Mexican Museum Picks Architect: The Mexican Museum in San Francisco announced Monday that its new facility will be designed by heralded Mexican architect Ricardo Legorreta, who revamped downtown L.A.'s Pershing Square. The museum is launching a $20-million capital campaign to finance the move from its present location at Fort Mason Center to the downtown arts district that includes the new Museum of Modern Art and the Center for the Arts at Yerba Buena Gardens. Ricardo Montalban is the national honorary chair of the campaign. (An exhibit documenting works by Legorreta's firm opens today at the L.A. Pacific Design Center as part of WestWeek '95.)

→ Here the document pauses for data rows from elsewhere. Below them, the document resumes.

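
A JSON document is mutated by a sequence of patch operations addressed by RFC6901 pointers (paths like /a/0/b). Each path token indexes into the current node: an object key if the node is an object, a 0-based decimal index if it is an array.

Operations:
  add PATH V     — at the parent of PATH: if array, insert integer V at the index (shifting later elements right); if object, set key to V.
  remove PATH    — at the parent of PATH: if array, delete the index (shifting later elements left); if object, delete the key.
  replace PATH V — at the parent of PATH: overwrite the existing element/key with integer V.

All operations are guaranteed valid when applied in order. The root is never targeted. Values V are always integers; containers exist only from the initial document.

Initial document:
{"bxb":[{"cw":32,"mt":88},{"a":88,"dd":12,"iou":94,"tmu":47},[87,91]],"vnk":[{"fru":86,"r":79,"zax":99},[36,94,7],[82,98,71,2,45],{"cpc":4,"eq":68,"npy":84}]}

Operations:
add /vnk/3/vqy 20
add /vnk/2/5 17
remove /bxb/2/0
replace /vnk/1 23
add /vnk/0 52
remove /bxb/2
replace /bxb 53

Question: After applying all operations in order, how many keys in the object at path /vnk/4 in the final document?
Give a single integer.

After op 1 (add /vnk/3/vqy 20): {"bxb":[{"cw":32,"mt":88},{"a":88,"dd":12,"iou":94,"tmu":47},[87,91]],"vnk":[{"fru":86,"r":79,"zax":99},[36,94,7],[82,98,71,2,45],{"cpc":4,"eq":68,"npy":84,"vqy":20}]}
After op 2 (add /vnk/2/5 17): {"bxb":[{"cw":32,"mt":88},{"a":88,"dd":12,"iou":94,"tmu":47},[87,91]],"vnk":[{"fru":86,"r":79,"zax":99},[36,94,7],[82,98,71,2,45,17],{"cpc":4,"eq":68,"npy":84,"vqy":20}]}
After op 3 (remove /bxb/2/0): {"bxb":[{"cw":32,"mt":88},{"a":88,"dd":12,"iou":94,"tmu":47},[91]],"vnk":[{"fru":86,"r":79,"zax":99},[36,94,7],[82,98,71,2,45,17],{"cpc":4,"eq":68,"npy":84,"vqy":20}]}
After op 4 (replace /vnk/1 23): {"bxb":[{"cw":32,"mt":88},{"a":88,"dd":12,"iou":94,"tmu":47},[91]],"vnk":[{"fru":86,"r":79,"zax":99},23,[82,98,71,2,45,17],{"cpc":4,"eq":68,"npy":84,"vqy":20}]}
After op 5 (add /vnk/0 52): {"bxb":[{"cw":32,"mt":88},{"a":88,"dd":12,"iou":94,"tmu":47},[91]],"vnk":[52,{"fru":86,"r":79,"zax":99},23,[82,98,71,2,45,17],{"cpc":4,"eq":68,"npy":84,"vqy":20}]}
After op 6 (remove /bxb/2): {"bxb":[{"cw":32,"mt":88},{"a":88,"dd":12,"iou":94,"tmu":47}],"vnk":[52,{"fru":86,"r":79,"zax":99},23,[82,98,71,2,45,17],{"cpc":4,"eq":68,"npy":84,"vqy":20}]}
After op 7 (replace /bxb 53): {"bxb":53,"vnk":[52,{"fru":86,"r":79,"zax":99},23,[82,98,71,2,45,17],{"cpc":4,"eq":68,"npy":84,"vqy":20}]}
Size at path /vnk/4: 4

Answer: 4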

Peeking at 'Batman': Sunday's L.A. Comic Book and Science Fiction Convention at the Westin Bonaventure offered moviegoers a chance to view a "film-clip preview" of "Batman Forever," the third film featuring the Caped Crusader. And while the eight-minute clip didn't show much of the movie--instead primarily offering comments from the principals involved in the production--it was enough to whet the fans' appetite for the June 16 release. "It looks like what I expected the first two times I went into the theater and didn't get," said Scott Ector, 25, of West Los Angeles, who was among about 1,000 fans who packed a ballroom to watch the clip. "This actually looks like it's going to be a Batman movie, and not a Joker or Catwoman or Penguin movie." "Batman Forever" includes several changes from its predecessors, 1989's "Batman" and 1992's "Batman Returns." The most notable switch is the casting of Val Kilmer in the lead role, replacing Michael Keaton. Joel Schumacher, who replaces Tim Burton as director, has redesigned Gotham, making it a little less dark. Bob Kane, who created the "Batman" characters for D.C. Comics in 1938, told Sunday's audience: "This is not really a sequel. It's a brand-new ballgame. It's an original."
Now Wait a Minute!: Filmmaker Oliver Stone issued a denial after Time magazine reported he had a new conspiracy theory for his planned movie about Richard Nixon. The magazine said one early script has the former President organizing a hit squad to assassinate Cuban President Fidel Castro, but the group runs wild and instead assassinates John F. Kennedy. "Ridiculous," said Stone, who took plenty of heat from scholars for the version of the Kennedy assassination portrayed in his movie "JFK." In a statement, Stone said: "If the media will allow us to finish writing the script, then shoot and edit the movie and present it to the public, I believe that we will be able to offer our audience an exciting and sympathetic portrait of the most controversial President in our history."